Snavely, kadın yöneticilerin yönetim arenasında karşılaştıkları sorunların nedeni olarak, “yönetim becerilerinin” zayıf olmasını göstermekte ve buna sebep olan faktörleri de şu başlıklar altında toplamaktadır (Snavely, 1993:21):
1. Kadınlar, yönetici masasına otursalar bile, örgüt içinde bulunan güçlü konumdaki erkek iş arkadaşları tarafından gayri-resmi (informal) iletişim ağının içine alınmamaları,
2. Yöneticilik performanslarının değişik kıstaslarla değerlendirilmesi,
3. Yönetici ve aile rolleri arasında çatışma yaşaması,
4. Erkeklere oranla çevresinde daha az akıl hocası bulunması.

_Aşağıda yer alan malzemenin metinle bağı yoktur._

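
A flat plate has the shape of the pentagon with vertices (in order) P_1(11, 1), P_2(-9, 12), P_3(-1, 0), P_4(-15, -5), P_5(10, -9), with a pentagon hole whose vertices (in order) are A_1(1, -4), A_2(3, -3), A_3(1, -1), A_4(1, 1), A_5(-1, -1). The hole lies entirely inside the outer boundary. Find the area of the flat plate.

218

Outer boundary:
P_1→P_2: (11)(12) − (-9)(1) = 141
P_2→P_3: (-9)(0) − (-1)(12) = 12
P_3→P_4: (-1)(-5) − (-15)(0) = 5
P_4→P_5: (-15)(-9) − (10)(-5) = 185
P_5→P_1: (10)(1) − (11)(-9) = 109
Σ = 452
Area = |Σ|/2 = 226.
Hole:
Apply the surveyor's formula: 2A = Σ (x_i·y_{i+1} − x_{i+1}·y_i), indices taken mod 5.
A_1→A_2: (1)(-3) − (3)(-4) = 9
A_2→A_3: (3)(-1) − (1)(-3) = 0
A_3→A_4: (1)(1) − (1)(-1) = 2
A_4→A_5: (1)(-1) − (-1)(1) = 0
A_5→A_1: (-1)(-4) − (1)(-1) = 5
Σ = 16
Area = |Σ|/2 = 8.
Net area = 226 − 8 = 218.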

Owen’in araştırmasına göre de, “cinsiyet ayırımı, eski kafalı (yaşlı) insanların emekli olmalarıyla son bulacaktır” görüşü yanlıştır. Kadın ve erkeklerin yönetsel becerileri hakkındaki önyargılar ancak şirketlerin yoğun ve devamlı bir şekilde eğitim (training) ve öğretim (education) uygulamalarıyla son bulacaktır (Owen, 1993:20).
Aslında, kadın yöneticilere yönelik sorunların temelinde her iki cinsin de kafalarında taşıdıkları çeşitli paradigmalar yatmaktadır. Kadınları, yönetimde erkek yöneticilere kıyasla daha başarısız görmeye iten ve kadınları yönetim arenasından çekilmeye iten bu paradigmaların varlığı “Gallup” tarafından yapılan araştırmayla da doğrulanmaktadır. Bu araştırma (Daily, 1993:2) bulgularına göre, % 75’i kadınlardan oluşan bir grubun % 82’si, bir evde erkeğin çalışması durumunda kadının çalışmaması gerektiğini ifade etmiştir. Aynı konuda daha sonra yapılan bir araştırmaya göre ise, kadınların % 80’i ile erkeklerin % 84’ü bu doğrultuda düşünmektedir. Aynı doğrultuda, Wall Street Journal’de yayınlanan bir yazıda, kadınların aile sorumlulukları ile ilişkili önyargılar sebebiyle ancak % 3-5 arasında üst seviye yönetime ulaşabildiği yazılmıştır (Kelly, 1993:25).
Genel Değerlendirme ve Sonuç
Gerek bu yazıda adı geçen araştırmalar gerekse de kadın yöneticilerin yönetimdeki yeri konusunda yapılan diğer araştırmaların bir takım sınırlılıkları söz konusudur. Bu sınırlılıklar, genel başlıklar halinde şu şekilde sıralanabilir;
1.Çoğu araştırmaya katılan kadınların sayısı, sonuçların genellenebilmesi için yetersiz kalmaktadır. Sonuçlar, ne Amerikanın tümü için, ne de evrensel boyutlarda geçerli değildir. Sadece araştırmanın yapıldığı bölgede veya ülkede kısmen geçerlidir.
2. Buna karşılık, araştırma sonuçlarının diğer bölge ve ülkelerde yapılan büyük çaptaki araştırmaların sonuçlarıyla ilişkilendirilmesi, az da olsa genelleme yapma fırsatı vermektedir.
3. Araştırmaların çoğu, sadece kadınların fikirleri alınarak yapılmıştır.
Bu konularda, aynı birim/organizasyon/sektördeki erkeklerin de görüşlerinin alınması, daha değişik boyutları da ortaya çıkarabilir. Yapılan araştırmaların bulgularının taşıdığı anlamı, bu sınırlamalar kapsamında değerlendirmek gerekir.
Kadınların toplum içindeki yerinin değişmesiyle birlikte organizasyonlardaki yönetsel rollerinde de bir takım değişikliklerin olması kaçınılmazdır. Bu değişim ‘global’ bir nitelik taşısa da, bölgesel ve kültürel farklılıklar mutlaka olacaktır. Bu değişim doğrultusunda zaman içinde kadın yöneticilerin yönetim kademelerinde sayısal olarak artması da beraberinde sorunların da artmasına neden olacak, dolayısıyla bu tür araştırmaların yapılma ihtiyacı da artacaktır. Ancak, burada önemli olan, kadın ve erkek yöneticiler arasındaki bu farklılıktan kaynaklanan yönetsel sorunları ortaya çıkarmak değil, her iki cinsin herhangi bir ayırıma maruz kalmadan uyum içinde yaşayabilmesi için gerekli şartları oluşturacak tedbirlerin neler olduğunun ortaya konmasıdır.